Praise the Lord! Blessed is the man who fears the Lord, who delights greatly in His commandments. (Psalm 112:1, NKJV)
This psalm calls on us to give celebratory adulation of thanks to Jehovah. It reveals the result of such praise, while explaining who actually praises the Lord, and why. The blessing of His favor is the outcome of giving God the praise He is due. The source of acceptable praise comes from a heart that fears the Lord. This person obtains His good favor. Cries of hallelujah (“praise Jehovah” or “praise the Lord”) must combine with genuine reverence for them to be regarded by the Lord and responded to favorably by Him. Nor do we have to wonder who it is that fears the Lord, for it is spelled out here. Fearing God is tantamount to delighting completely in His commandments. We fear God by desiring, cherishing and following His commands. And so, by taking pleasure in His commands, we wholeheartedly praise His name. At this thanksgiving season (and every day), may we delight in the Lord’s commands, rejoice in His good blessings, and thankfully praise His name.

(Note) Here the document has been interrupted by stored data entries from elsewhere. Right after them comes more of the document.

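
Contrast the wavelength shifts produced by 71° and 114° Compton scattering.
114° produces the larger shift by a factor of 2.086

Calculate both shifts using Δλ = λ_C(1 - cos θ):

For θ₁ = 71°:
Δλ₁ = 2.4263 × (1 - cos(71°))
Δλ₁ = 2.4263 × 0.6744
Δλ₁ = 1.6364 pm

For θ₂ = 114°:
Δλ₂ = 2.4263 × (1 - cos(114°))
Δλ₂ = 2.4263 × 1.4067
Δλ₂ = 3.4132 pm

The 114° angle produces the larger shift.
Ratio: 3.4132/1.6364 = 2.086

(Intermediate values are shown rounded; full precision is carried through to the final answer.)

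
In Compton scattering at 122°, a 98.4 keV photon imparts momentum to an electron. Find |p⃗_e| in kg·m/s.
8.1728e-23 kg·m/s

The electron is initially at rest, so by conservation of momentum:
p⃗_e = p⃗₀ − p⃗'  (incident photon momentum minus scattered photon momentum)

Photon momentum magnitudes (p = h/λ = E/c):
λ₀ = hc/E₀ = 12.6000 pm → p₀ = h/λ₀ = 5.2588e-23 kg·m/s
Δλ = λ_C(1 − cos 122°) = 3.7121 pm
λ' = 16.3121 pm → p' = h/λ' = 4.0621e-23 kg·m/s

The scattered photon makes angle θ = 122° with the incident direction, so by the law of cosines:
|p⃗_e|² = p₀² + p'² − 2p₀p'cos θ
|p⃗_e|² = (5.2588e-23)² + (4.0621e-23)² − 2·5.2588e-23·4.0621e-23·cos(122°)
|p⃗_e| = 8.1728e-23 kg·m/s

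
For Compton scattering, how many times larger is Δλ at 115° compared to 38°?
115° produces the larger shift by a factor of 6.711

Calculate both shifts using Δλ = λ_C(1 - cos θ):

For θ₁ = 38°:
Δλ₁ = 2.4263 × (1 - cos(38°))
Δλ₁ = 2.4263 × 0.2120
Δλ₁ = 0.5144 pm

For θ₂ = 115°:
Δλ₂ = 2.4263 × (1 - cos(115°))
Δλ₂ = 2.4263 × 1.4226
Δλ₂ = 3.4517 pm

The 115° angle produces the larger shift.
Ratio: 3.4517/0.5144 = 6.711

(Intermediate values are shown rounded; full precision is carried through to the final answer.)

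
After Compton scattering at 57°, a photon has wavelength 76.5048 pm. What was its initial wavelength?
75.4000 pm

From λ' = λ + Δλ, we have λ = λ' - Δλ

First calculate the Compton shift:
Δλ = λ_C(1 - cos θ)
Δλ = 2.4263 × (1 - cos(57°))
Δλ = 2.4263 × 0.4554
Δλ = 1.1048 pm

Initial wavelength:
λ = λ' - Δλ
λ = 76.5048 - 1.1048
λ = 75.4000 pm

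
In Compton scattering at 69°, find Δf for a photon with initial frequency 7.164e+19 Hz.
1.943e+19 Hz (decrease)

Convert frequency to wavelength (c = 299792458 m/s):
λ₀ = c/f₀ = 299792458/7.164e+19 = 4.1847077e-12 m = 4.1847 pm

Calculate Compton shift:
Δλ = λ_C(1 - cos(69°)) = 1.5568 pm

Final wavelength:
λ' = λ₀ + Δλ = 4.1847 + 1.5568 = 5.7415 pm

Final frequency:
f' = c/λ' = 299792458/5.7415061e-12 = 5.2214951e+19 Hz

Frequency shift (decrease):
Δf = f₀ - f' = 7.164e+19 - 5.2214951e+19 = 1.943e+19 Hz

(Intermediate values are shown rounded; full precision is carried through to the final answer.)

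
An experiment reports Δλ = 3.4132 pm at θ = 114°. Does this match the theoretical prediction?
Yes, consistent

Calculate the expected shift for θ = 114°:

Δλ_expected = λ_C(1 - cos(114°))
Δλ_expected = 2.4263 × (1 - cos(114°))
Δλ_expected = 2.4263 × 1.4067
Δλ_expected = 3.4132 pm

Given shift: 3.4132 pm
Expected shift: 3.4132 pm
Difference: 0.0000 pm

The values match. This is consistent with Compton scattering at the stated angle.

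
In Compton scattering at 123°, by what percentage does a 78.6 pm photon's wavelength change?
4.7682%

Calculate the Compton shift:
Δλ = λ_C(1 - cos(123°))
Δλ = 2.4263 × (1 - cos(123°))
Δλ = 2.4263 × 1.5446
Δλ = 3.7478 pm

Percentage change:
(Δλ/λ₀) × 100 = (3.7478/78.6) × 100
= 4.7682%

(Intermediate values are shown rounded; full precision is carried through to the final answer.)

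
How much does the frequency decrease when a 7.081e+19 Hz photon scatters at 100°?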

Is anyone among you suffering? Let him pray. Is anyone cheerful? Let him sing psalms. (James 5:13, NKJV)
Prayer and song. This couplet proves comforting and invigorating as we go through life’s storms and life’s calm. Suffering comes in many forms; physically, emotionally, mentally, and spiritually. Prayer is a balm for the weary, an assuring strength during times of tumult and uncertainty. And so, “Be anxious for nothing, but in everything by prayer and supplication, with thanksgiving, let your requests be made known to God; and the peace of God, which surpasses all understanding, will guard your hearts and minds through Christ Jesus” (Philippians 4:6-7). Even as suffering leads to earnest prayer, happy times evoke praise of the Almighty. The Lord is the source of joy that no one can take from us – the joy of victory over sin and death (John 16:20-22, 33). When life brings good fortune, Christians raise up songs of praise to God. We remember that God is the Giver of every good blessing; we did not create our happiness without His good providence. And so, James gives us sound instruction for difficult and happy times. He reminds us to look to God through all of life’s joys and sorrows. The Lord “will never leave you nor forsake you” (Hebrews 13:5). He will see you through.
1 Praise the Lord, all you Gentiles! Laud Him, all you peoples! 2 For His merciful kindness is great toward us, and the truth of the Lord endures forever. Praise the Lord! (Psalm 117:1–2, NKJV)
This brief psalm drives to the heart of why all people should triumphantly praise Jehovah. The stated reasons are, (1) Because of His mercy, and (2) Because of His truth. God’s mercy protected the nation of Israel over and over throughout their history. God’s truth denotes the integrity of His promises (especially those made to Abraham and David), as well as the revelation of His truth. God offers all sinners (whether Gentiles or Jews) His mercy and His truth in Jesus Christ (Rom. 15:8-9). Of all the reasons to praise God, His mercy toward sinners and His unwavering truth are at the heart of why we do so. Without God’s mercy, we would all perish in sin (Titus 3:4-5; Eph. 2:4-5). Without God’s truth, we would not know God’s purposes for us, nor could we be freed from our sins (John 8:31-32). Notably, mercy and truth go together; they are fully present and fully obtained in Jesus Christ (John 1:14-18).